Protokoll
Bevor die Diskussion über seinen Film beginnen konnte, bat Thomas Mitscherlich das Auditorium um Gehör in einer anderen Sache. Am Abend zuvor war es während der Podiumsdiskussion zwischen Oberstadtdirektor Jürgen Linde aus Gelsenkirchen und Mitscherlich zu einer Auseinandersetzung gekommen. Letzterer hatte stellvertretend für die in Duisburg anwesenden Filmemacher, Linde aufgefordert, die Drehgenehmigung für das Filmprojekt „Romeo und Julia“ zu erteilen. Diesem Ersuchen war von Seiten Lindes trotz mehrmaligen Versuchen ihm sein willkürliches, undemokratisches Verhalten klar zu machen, nicht stattgegeben worden. Daraufhin verfaßten die Filmemacher eine Resolution, um die Öffentlichkeit über den Verstoß gegen ein grundgesetzlich verbürgtes Recht zu informieren. Den Wortlaut der Resolution d.h., die Position der Filmemacher, stellte Mitscherlich dem Diskussionskreis vorab zur Diskussion. Nach Abwägen der Vor und Nachteile einer Publizierung (Hans- Joachim Bergmann: „Das ist eine langweilige Resolution.“ / Michael Kwella: “Welchen Effekt soll so eine zahme Resolution haben?“ / Werner Ruzicka: „Es erinnert an alte Zeiten. Ich habe aber Zweifel einen partikularen Fall so hoch zu spielen.“) einigte man sich schließlich den verlesenen Text zu akzeptieren und die Presse zu informieren. Detaildiskussionen wurden bis zu der für Samstag angekündigten Podiumsdiskussion aufgeschoben.

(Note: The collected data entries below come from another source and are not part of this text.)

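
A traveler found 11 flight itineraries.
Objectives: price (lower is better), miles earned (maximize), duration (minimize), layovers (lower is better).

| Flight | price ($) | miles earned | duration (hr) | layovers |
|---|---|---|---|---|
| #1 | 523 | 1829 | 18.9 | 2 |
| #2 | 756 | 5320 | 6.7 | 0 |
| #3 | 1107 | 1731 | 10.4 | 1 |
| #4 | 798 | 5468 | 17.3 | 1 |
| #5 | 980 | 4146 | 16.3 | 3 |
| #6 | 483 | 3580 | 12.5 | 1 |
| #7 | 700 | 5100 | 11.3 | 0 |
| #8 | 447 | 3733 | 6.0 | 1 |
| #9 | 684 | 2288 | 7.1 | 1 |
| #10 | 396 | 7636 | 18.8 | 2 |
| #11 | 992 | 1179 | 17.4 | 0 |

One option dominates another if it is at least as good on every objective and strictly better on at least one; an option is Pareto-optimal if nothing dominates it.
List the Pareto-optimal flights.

#1: dominated by #6 (price 483≤523, miles earned 3580≥1829, duration 12.5≤18.9, layovers 1≤2).
#2: not dominated.
#3: dominated by #2 (price 756≤1107, miles earned 5320≥1731, duration 6.7≤10.4, layovers 0≤1).
#4: not dominated.
#5: dominated by #2 (price 756≤980, miles earned 5320≥4146, duration 6.7≤16.3, layovers 0≤3).
#6: dominated by #8 (price 447≤483, miles earned 3733≥3580, duration 6.0≤12.5, layovers 1≤1).
#7: not dominated.
#8: not dominated (best duration).
#9: dominated by #8 (price 447≤684, miles earned 3733≥2288, duration 6.0≤7.1, layovers 1≤1).
#10: not dominated (best price).
#11: dominated by #2 (price 756≤992, miles earned 5320≥1179, duration 6.7≤17.4, layovers 0≤0).

#2, #4, #7, #8, #10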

Brigitte Krause leitete die Diskussion zu Mitscherlichs Film ein. Sie habe ein Unbehagen verspürt, wenn Mitscherlich seinen ironisch-humoristischen Sprachgestus mit Bildern konfrontiere, die nicht aus seiner eigenen Erfahrung stammten. Er wage sich zu weit vor, wenn er Dokumentaraufnahmen von Leichenbergen mit einem lockeren, saloppen Ton koppele. Mitscherlich zeigte Verständnis für diese Bedenken, doch akzeptierte er sie nicht. Der Einwand erinnere ihn an Adornos vielzitiertes Diktum, nach Auschwitz seien keine Gedichte mehr möglich. Die Form der Zuspitzung, die er in dem Film praktiziere, sei seine Art die Scham Deutscher zu sein, zu verarbeiten. Darin läge für ihn die noch mögliche Reaktion auf deutsche Realität und die Chance der „Öffnung zur Eröffnung“.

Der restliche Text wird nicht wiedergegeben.